Monday, July 23, 2007

Varieties of Tea

There are six main types of tea derived from the Camellia sinensis plant, as well as many sub-varieties within those classifications. They are distinguished by the section of the tea plant which is used, and by the way in which they are processed, which generally refers to the amount of oxidation the leaves undergo.

Oxidation occurs when the chlorophyll in the leaves breaks down and releases tannins. This is controlled in tea processing by drying or compressing the tea, and maintaining certain levels of moisture and temperature.

Black tea, often called red tea in Asia, is the most common kind of tea in Western culture. It is made with the top 5-7 inches of the tea plant, and is fully oxidized. In general, black tea should be steeped for 4-6 minutes for the first cup, and always in water that has just been brought to boiling. Black tea naturally contains caffeine, about 60 milligrams for every five liquid ounces of tea. Black tea is the most common base for flavored teas.

Green tea is becoming more popular in the United States for its health benefits. Green tea is made with the top 1-2 inches of the tea plant and undergoes minimal oxidation, which means that it has lower tannin and caffeine levels, as well as a much more subtle and delicate flavor than black tea. Green tea should ideally be steeped for 3-5 minutes in water which has been brought to a rapid boil, but has cooled for about five minutes. Green tea is the most commonly rolled tea, sometimes being shaped into stars or cranes in and origami-like fashion by day laborers. Gunpowder tea is green tea rolled into small pellets which unfurl during steeping. Powdered tea is usually made from green tea, and it ground into so fine a powder that it dissolves completely when brewed. Yellow tea is a high-quality green tea, with a separate name because it was the tea served at the Chinese Imperial Court.

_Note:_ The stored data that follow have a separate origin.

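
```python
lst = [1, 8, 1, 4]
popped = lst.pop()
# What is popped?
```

4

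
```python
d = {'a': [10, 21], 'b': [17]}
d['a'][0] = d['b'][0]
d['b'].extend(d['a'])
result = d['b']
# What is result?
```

After line 1: d = {'a': [10, 21], 'b': [17]}
After line 2 (a[0] = b[0] = 17): d = {'a': [17, 21], 'b': [17]}
After line 3 (b.extend(a) appends [17, 21]): d = {'a': [17, 21], 'b': [17, 17, 21]}
After line 4: result = d['b'] = [17, 17, 21]

[17, 17, 21]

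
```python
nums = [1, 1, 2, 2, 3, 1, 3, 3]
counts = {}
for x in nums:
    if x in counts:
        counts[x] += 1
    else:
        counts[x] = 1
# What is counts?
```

Initial: counts = {}, nums = [1, 1, 2, 2, 3, 1, 3, 3]
See 1: counts = {1: 1}
See 1: counts = {1: 2}
See 2: counts = {1: 2, 2: 1}
See 2: counts = {1: 2, 2: 2}
See 3: counts = {1: 2, 2: 2, 3: 1}
See 1: counts = {1: 3, 2: 2, 3: 1}
See 3: counts = {1: 3, 2: 2, 3: 2}
See 3: counts = {1: 3, 2: 2, 3: 3}

{1: 3, 2: 2, 3: 3}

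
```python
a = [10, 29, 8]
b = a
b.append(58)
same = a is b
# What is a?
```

After line 1: a = [10, 29, 8]
After line 2 (b = a is an alias, same object): a = [10, 29, 8], b = [10, 29, 8]
After line 3 (b.append mutates the shared list): a = [10, 29, 8, 58], b = [10, 29, 8, 58]
After line 4 (same = a is b; same object -> True): same = True

[10, 29, 8, 58]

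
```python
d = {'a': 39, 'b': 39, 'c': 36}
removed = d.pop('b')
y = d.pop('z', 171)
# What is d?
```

After line 1: d = {'a': 39, 'b': 39, 'c': 36}
After line 2 (pop 'b' returns 39): d = {'a': 39, 'c': 36}, removed = 39
After line 3 (pop 'z' missing, returns default 171): d = {'a': 39, 'c': 36}, y = 171

{'a': 39, 'c': 36}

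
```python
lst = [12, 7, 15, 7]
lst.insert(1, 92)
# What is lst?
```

[12, 92, 7, 15, 7]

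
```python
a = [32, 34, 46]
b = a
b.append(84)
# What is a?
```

After line 1: a = [32, 34, 46]
After line 2 (b = a is an alias, same object): a = [32, 34, 46], b = [32, 34, 46]
After line 3 (b.append mutates the shared list): a = [32, 34, 46, 84], b = [32, 34, 46, 84]

[32, 34, 46, 84]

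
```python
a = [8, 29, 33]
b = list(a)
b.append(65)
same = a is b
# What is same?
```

After line 1: a = [8, 29, 33]
After line 2 (b = list(a) is a shallow copy, new object): a = [8, 29, 33], b = [8, 29, 33]
After line 3 (append only mutates b): a = [8, 29, 33], b = [8, 29, 33, 65]
After line 4 (same = a is b; different objects -> False): same = False

False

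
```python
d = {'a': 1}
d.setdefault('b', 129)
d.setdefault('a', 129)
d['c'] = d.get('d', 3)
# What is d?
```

After line 1: d = {'a': 1}
After line 2 (setdefault adds 'b'=129): d = {'a': 1, 'b': 129}
After line 3 (setdefault 'a' no-op, already exists): d = {'a': 1, 'b': 129}
After line 4 (get('d', 3) returns default since 'd' not in d): d = {'a': 1, 'b': 129, 'c': 3}

{'a': 1, 'b': 129, 'c': 3}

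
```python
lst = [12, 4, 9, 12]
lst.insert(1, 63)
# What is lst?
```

[12, 63, 4, 9, 12]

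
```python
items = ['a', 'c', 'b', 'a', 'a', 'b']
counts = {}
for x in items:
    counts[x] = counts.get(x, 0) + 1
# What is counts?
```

Initial: counts = {}, items = ['a', 'c', 'b', 'a', 'a', 'b']
See 'a': counts = {'a': 1}
See 'c': counts = {'a': 1, 'c': 1}
See 'b': counts = {'a': 1, 'c': 1, 'b': 1}
See 'a': counts = {'a': 2, 'c': 1, 'b': 1}
See 'a': counts = {'a': 3, 'c': 1, 'b': 1}
See 'b': counts = {'a': 3, 'c': 1, 'b': 2}

{'a': 3, 'c': 1, 'b': 2}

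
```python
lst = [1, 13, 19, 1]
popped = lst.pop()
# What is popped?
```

1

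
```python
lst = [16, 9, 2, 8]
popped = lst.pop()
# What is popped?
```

8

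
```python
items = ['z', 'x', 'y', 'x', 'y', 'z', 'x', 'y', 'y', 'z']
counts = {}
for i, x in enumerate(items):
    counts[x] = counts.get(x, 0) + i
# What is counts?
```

Initial: counts = {}, items = ['z', 'x', 'y', 'x', 'y', 'z', 'x', 'y', 'y', 'z']
i=0, x='z': counts = {'z': 0}
i=1, x='x': counts = {'z': 0, 'x': 1}
i=2, x='y': counts = {'z': 0, 'x': 1, 'y': 2}
i=3, x='x': counts = {'z': 0, 'x': 4, 'y': 2}
i=4, x='y': counts = {'z': 0, 'x': 4, 'y': 6}
i=5, x='z': counts = {'z': 5, 'x': 4, 'y': 6}
i=6, x='x': counts = {'z': 5, 'x': 10, 'y': 6}
i=7, x='y': counts = {'z': 5, 'x': 10, 'y': 13}
i=8, x='y': counts = {'z': 5, 'x': 10, 'y': 21}
i=9, x='z': counts = {'z': 14, 'x': 10, 'y': 21}

{'z': 14, 'x': 10, 'y': 21}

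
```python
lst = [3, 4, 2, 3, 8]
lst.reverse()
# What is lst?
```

[8, 3, 2, 4, 3]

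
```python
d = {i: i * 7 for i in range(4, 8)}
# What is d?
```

{4: 28, 5: 35, 6: 42, 7: 49}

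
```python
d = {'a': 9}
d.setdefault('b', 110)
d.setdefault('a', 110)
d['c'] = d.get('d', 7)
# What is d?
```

After line 1: d = {'a': 9}
After line 2 (setdefault adds 'b'=110): d = {'a': 9, 'b': 110}
After line 3 (setdefault 'a' no-op, already exists): d = {'a': 9, 'b': 110}
After line 4 (get('d', 7) returns default since 'd' not in d): d = {'a': 9, 'b': 110, 'c': 7}

{'a': 9, 'b': 110, 'c': 7}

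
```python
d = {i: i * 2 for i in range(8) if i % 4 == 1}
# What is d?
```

{1: 2, 5: 10}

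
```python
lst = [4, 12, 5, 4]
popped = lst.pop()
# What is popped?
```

4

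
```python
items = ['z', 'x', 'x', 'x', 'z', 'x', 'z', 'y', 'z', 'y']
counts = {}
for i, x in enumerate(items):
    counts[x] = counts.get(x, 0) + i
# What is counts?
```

Initial: counts = {}, items = ['z', 'x', 'x', 'x', 'z', 'x', 'z', 'y', 'z', 'y']
i=0, x='z': counts = {'z': 0}
i=1, x='x': counts = {'z': 0, 'x': 1}
i=2, x='x': counts = {'z': 0, 'x': 3}
i=3, x='x': counts = {'z': 0, 'x': 6}
i=4, x='z': counts = {'z': 4, 'x': 6}
i=5, x='x': counts = {'z': 4, 'x': 11}
i=6, x='z': counts = {'z': 10, 'x': 11}
i=7, x='y': counts = {'z': 10, 'x': 11, 'y': 7}
i=8, x='z': counts = {'z': 18, 'x': 11, 'y': 7}
i=9, x='y': counts = {'z': 18, 'x': 11, 'y': 16}

{'z': 18, 'x': 11, 'y': 16}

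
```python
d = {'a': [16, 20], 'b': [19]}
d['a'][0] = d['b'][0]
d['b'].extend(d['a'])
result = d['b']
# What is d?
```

After line 1: d = {'a': [16, 20], 'b': [19]}
After line 2 (a[0] = b[0] = 19): d = {'a': [19, 20], 'b': [19]}
After line 3 (b.extend(a) appends [19, 20]): d = {'a': [19, 20], 'b': [19, 19, 20]}
After line 4: result = d['b'] = [19, 19, 20]

{'a': [19, 20], 'b': [19, 19, 20]}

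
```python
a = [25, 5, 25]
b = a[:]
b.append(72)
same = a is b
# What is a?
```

After line 1: a = [25, 5, 25]
After line 2 (b = a[:] is a shallow copy, new object): a = [25, 5, 25], b = [25, 5, 25]
After line 3 (append only mutates b): a = [25, 5, 25], b = [25, 5, 25, 72]
After line 4 (same = a is b; different objects -> False): same = False

[25, 5, 25]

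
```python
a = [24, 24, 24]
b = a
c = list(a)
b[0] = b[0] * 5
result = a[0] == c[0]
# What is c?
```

After line 1: a = [24, 24, 24]
After line 2 (b = a, alias): a = [24, 24, 24], b = [24, 24, 24]
After line 3 (c = list(a) is a copy, new object): c = [24, 24, 24]
After line 4 (b[0] = 24 * 5 = 120; mutates shared a/b): a = b = [120, 24, 24], c = [24, 24, 24]
After line 5 (a[0] = 120, c[0] = 24; result = False)

[24, 24, 24]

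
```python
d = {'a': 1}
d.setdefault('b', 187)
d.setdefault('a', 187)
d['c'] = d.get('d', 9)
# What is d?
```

After line 1: d = {'a': 1}
After line 2 (setdefault adds 'b'=187): d = {'a': 1, 'b': 187}
After line 3 (setdefault 'a' no-op, already exists): d = {'a': 1, 'b': 187}
After line 4 (get('d', 9) returns default since 'd' not in d): d = {'a': 1, 'b': 187, 'c': 9}

{'a': 1, 'b': 187, 'c': 9}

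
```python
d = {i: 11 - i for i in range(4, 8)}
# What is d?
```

{4: 7, 5: 6, 6: 5, 7: 4}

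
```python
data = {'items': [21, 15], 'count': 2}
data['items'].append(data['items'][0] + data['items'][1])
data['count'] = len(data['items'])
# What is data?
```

After line 1: data = {'items': [21, 15], 'count': 2}
After line 2 (append 21 + 15 = 36): data = {'items': [21, 15, 36], 'count': 2}
After line 3 (count = len(items) = 3): data = {'items': [21, 15, 36], 'count': 3}

{'items': [21, 15, 36], 'count': 3}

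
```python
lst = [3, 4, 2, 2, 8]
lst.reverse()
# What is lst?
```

[8, 2, 2, 4, 3]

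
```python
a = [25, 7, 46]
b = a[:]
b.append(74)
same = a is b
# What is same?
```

After line 1: a = [25, 7, 46]
After line 2 (b = a[:] is a shallow copy, new object): a = [25, 7, 46], b = [25, 7, 46]
After line 3 (append only mutates b): a = [25, 7, 46], b = [25, 7, 46, 74]
After line 4 (same = a is b; different objects -> False): same = False

False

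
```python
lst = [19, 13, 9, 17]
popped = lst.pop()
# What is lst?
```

[19, 13, 9]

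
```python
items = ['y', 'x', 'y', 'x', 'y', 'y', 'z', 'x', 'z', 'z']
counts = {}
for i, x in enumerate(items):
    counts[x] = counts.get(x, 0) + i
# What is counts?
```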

Oolong is not as well-known as either green or black tea, but it's processing places it between the two in terms of oxidation levels and the length of the tea plant harvested. It should be steeped and brewed similarly to black tea, but may provide a more complex flavor and a richer color.

White tea is made with just the bud and the first two leaves of the tea plant. It is often grown in shade to reduce chlorophyll levels, and is not oxidized at all. White tea has the lowest tannin levels and no caffeine, and the most fragile flavor, meaning it should not be mixed with additives like milk or sugar. White tea should be steeped for 2-3 minutes in water which has been brought to a rapid boil, but has cooled for about five minutes. Because white tea is made with more select parts of the tea plant, it can be more expensive than green or black tea, but there are many affordable varieties.

Pu-ehr is tea which has been fermented by being oxidized a second time. It is characterized by a deep earthy flavor which becomes less intense and more complex with age. Pu-ehr is usually aged 5-10 years, and, like wine, can be more expensive as it gets older, or in certain "vintages." Pu-ehr is stored in a large block, with pieces broken off to steep a cup. More recently it has been processed into balls the size of hard candies which are enough to make one cup. While pu-ehr is a more adventurous tea, it is worth try. The single-serving balls cost between 30 and 50 cents each. Pu-ehr is known to aid in digestion.

Kukicha is made from the twigs of the tea plant, which are harvested in winter. They are roasted or smoked and brewed for a very different tea experience. The twigs should be steeped for up to ten or fifteen minutes in near-boiling water.

Tea today is generally regarded as a beverage derived from the infusing of plant material into hot water. People buy and drink tea made from just about any kind of plant material. If this did not cover the tea you generally drink it is likely because you drink herbal tea, the name for any tea which does not contain Camellia sinensis.